Fans of foie gras will want to try not one but four different foie gras dishes (not on the same day, though), starting with the signature crispy foie gras with pear chutney and beet-orange chili reduction (B650). And while we’re on the subject of politically incorrect foods, the Chilean seabass with mushroom and bacon ragout in truffle-yuzu butter (B650) is another delicious choice. There are also meat dishes ranging from B570 for chicken to B880 for a ribeye steak, as well as a lone pasta: linguini with seafood and Thai basil pesto (B510).

Desserts are vicious killers at Ember. Highlights include a warm banana tart with homemade lavender ice cream (B250) and an extremely chocolatey warm chocolate cake with vanilla ice cream (B280).

At lunch, Ember offers very reasonable two- (B345) and three-course (B370) sets, which include coffee or tea.

After our superb tasting and tour, we sat down with Suif Ahmad, operations manager of Ember Bangkok, and Chef Haikal Johari.

Why did you decide to open a branch here in Bangkok?
Suif Ahmad:
The opportunity was given to us by Dr. Bhichit Rattakul, who helped us find the place to expand our restaurant. It is our first branch outside Singapore.

How would you describe the food? Is it fusion?
Chef Haikal Johari
: We are making modern European dishes with an Asian touch. We are not a fusion restaurant. I think the term is misused a lot these days. Fusion brings up the image of throwing different types of food together without any identity, but here we are focusing on the European while also adding in Asian flavors to make them distinctive.

What are your signature dishes?
Suif Ahmad:
Crispy Foie Gras (B650), Pepper Crusted Australian Lamb Rack (B850) and Chilean Seabass with Mushroom and Bacon Ragout (B650).

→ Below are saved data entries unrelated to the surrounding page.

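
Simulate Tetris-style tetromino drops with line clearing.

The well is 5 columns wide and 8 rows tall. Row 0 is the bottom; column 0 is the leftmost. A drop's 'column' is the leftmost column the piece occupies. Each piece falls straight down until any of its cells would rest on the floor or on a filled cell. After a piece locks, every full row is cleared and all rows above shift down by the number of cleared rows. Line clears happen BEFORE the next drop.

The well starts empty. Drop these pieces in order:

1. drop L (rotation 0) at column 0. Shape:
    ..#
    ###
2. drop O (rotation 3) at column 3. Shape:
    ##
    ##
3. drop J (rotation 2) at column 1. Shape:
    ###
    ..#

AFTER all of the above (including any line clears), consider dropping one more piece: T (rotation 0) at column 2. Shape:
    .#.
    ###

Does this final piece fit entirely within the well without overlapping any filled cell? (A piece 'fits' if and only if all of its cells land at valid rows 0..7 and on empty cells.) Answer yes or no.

Drop 1: L rot0 at col 0 lands with bottom-row=0; cleared 0 line(s) (total 0); column heights now [1 1 2 0 0], max=2
Drop 2: O rot3 at col 3 lands with bottom-row=0; cleared 1 line(s) (total 1); column heights now [0 0 1 1 1], max=1
Drop 3: J rot2 at col 1 lands with bottom-row=1; cleared 0 line(s) (total 1); column heights now [0 3 3 3 1], max=3
Test piece T rot0 at col 2 (width 3): heights before test = [0 3 3 3 1]; fits = True

Answer: yes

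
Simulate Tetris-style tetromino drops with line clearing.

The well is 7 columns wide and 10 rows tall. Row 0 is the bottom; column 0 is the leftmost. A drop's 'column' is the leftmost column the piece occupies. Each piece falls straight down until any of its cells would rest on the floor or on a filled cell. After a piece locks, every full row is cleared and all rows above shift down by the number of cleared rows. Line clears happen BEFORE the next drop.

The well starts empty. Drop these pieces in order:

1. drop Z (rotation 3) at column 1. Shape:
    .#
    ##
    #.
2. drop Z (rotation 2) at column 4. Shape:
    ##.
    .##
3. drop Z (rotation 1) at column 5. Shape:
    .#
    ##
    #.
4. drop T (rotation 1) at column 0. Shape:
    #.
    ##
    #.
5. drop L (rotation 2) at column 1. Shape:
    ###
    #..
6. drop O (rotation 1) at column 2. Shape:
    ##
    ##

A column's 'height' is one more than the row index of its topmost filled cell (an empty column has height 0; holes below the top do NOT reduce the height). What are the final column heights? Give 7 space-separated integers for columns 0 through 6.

Answer: 4 5 7 7 2 4 5

Derivation:
Drop 1: Z rot3 at col 1 lands with bottom-row=0; cleared 0 line(s) (total 0); column heights now [0 2 3 0 0 0 0], max=3
Drop 2: Z rot2 at col 4 lands with bottom-row=0; cleared 0 line(s) (total 0); column heights now [0 2 3 0 2 2 1], max=3
Drop 3: Z rot1 at col 5 lands with bottom-row=2; cleared 0 line(s) (total 0); column heights now [0 2 3 0 2 4 5], max=5
Drop 4: T rot1 at col 0 lands with bottom-row=1; cleared 0 line(s) (total 0); column heights now [4 3 3 0 2 4 5], max=5
Drop 5: L rot2 at col 1 lands with bottom-row=3; cleared 0 line(s) (total 0); column heights now [4 5 5 5 2 4 5], max=5
Drop 6: O rot1 at col 2 lands with bottom-row=5; cleared 0 line(s) (total 0); column heights now [4 5 7 7 2 4 5], max=7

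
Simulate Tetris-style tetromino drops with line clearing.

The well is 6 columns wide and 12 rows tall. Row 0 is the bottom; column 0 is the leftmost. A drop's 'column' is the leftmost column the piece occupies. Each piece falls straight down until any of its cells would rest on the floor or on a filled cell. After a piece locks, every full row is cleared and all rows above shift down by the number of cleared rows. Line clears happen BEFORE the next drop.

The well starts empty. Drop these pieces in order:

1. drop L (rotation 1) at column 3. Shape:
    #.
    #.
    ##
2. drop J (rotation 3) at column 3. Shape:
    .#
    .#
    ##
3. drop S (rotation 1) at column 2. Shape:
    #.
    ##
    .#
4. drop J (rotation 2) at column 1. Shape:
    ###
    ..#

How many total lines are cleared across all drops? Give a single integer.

Drop 1: L rot1 at col 3 lands with bottom-row=0; cleared 0 line(s) (total 0); column heights now [0 0 0 3 1 0], max=3
Drop 2: J rot3 at col 3 lands with bottom-row=3; cleared 0 line(s) (total 0); column heights now [0 0 0 4 6 0], max=6
Drop 3: S rot1 at col 2 lands with bottom-row=4; cleared 0 line(s) (total 0); column heights now [0 0 7 6 6 0], max=7
Drop 4: J rot2 at col 1 lands with bottom-row=6; cleared 0 line(s) (total 0); column heights now [0 8 8 8 6 0], max=8

Answer: 0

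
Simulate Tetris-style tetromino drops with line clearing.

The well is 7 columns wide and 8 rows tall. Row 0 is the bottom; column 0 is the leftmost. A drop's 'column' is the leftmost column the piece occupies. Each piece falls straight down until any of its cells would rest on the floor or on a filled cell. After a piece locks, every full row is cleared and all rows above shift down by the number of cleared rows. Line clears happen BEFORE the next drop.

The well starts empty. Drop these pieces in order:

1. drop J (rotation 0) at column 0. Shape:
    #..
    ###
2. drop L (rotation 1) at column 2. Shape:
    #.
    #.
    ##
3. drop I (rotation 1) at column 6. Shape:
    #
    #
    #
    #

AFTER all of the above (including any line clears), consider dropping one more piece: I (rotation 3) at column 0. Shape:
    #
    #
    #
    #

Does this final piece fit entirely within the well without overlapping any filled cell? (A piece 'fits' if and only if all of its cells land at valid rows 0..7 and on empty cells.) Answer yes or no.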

Are the customers here different from ones in Singapore?
Suif Ahmad:
They are different here. In Singapore though our restaurant is located in a hotel, the customers come from all over. But here in Bangkok right now the customers are mainly the people who come to Lang Suan and when they see us they walk in. Our target customers are mainly foreigners and businesspeople.

Enjoy European with Asian accents at Ember, 99/11-12 Lang Suan Balcony, Ploenchit Rd., 02-652-2086. Open Mon-Sat 11am-2:30pm, 6:30-10pm.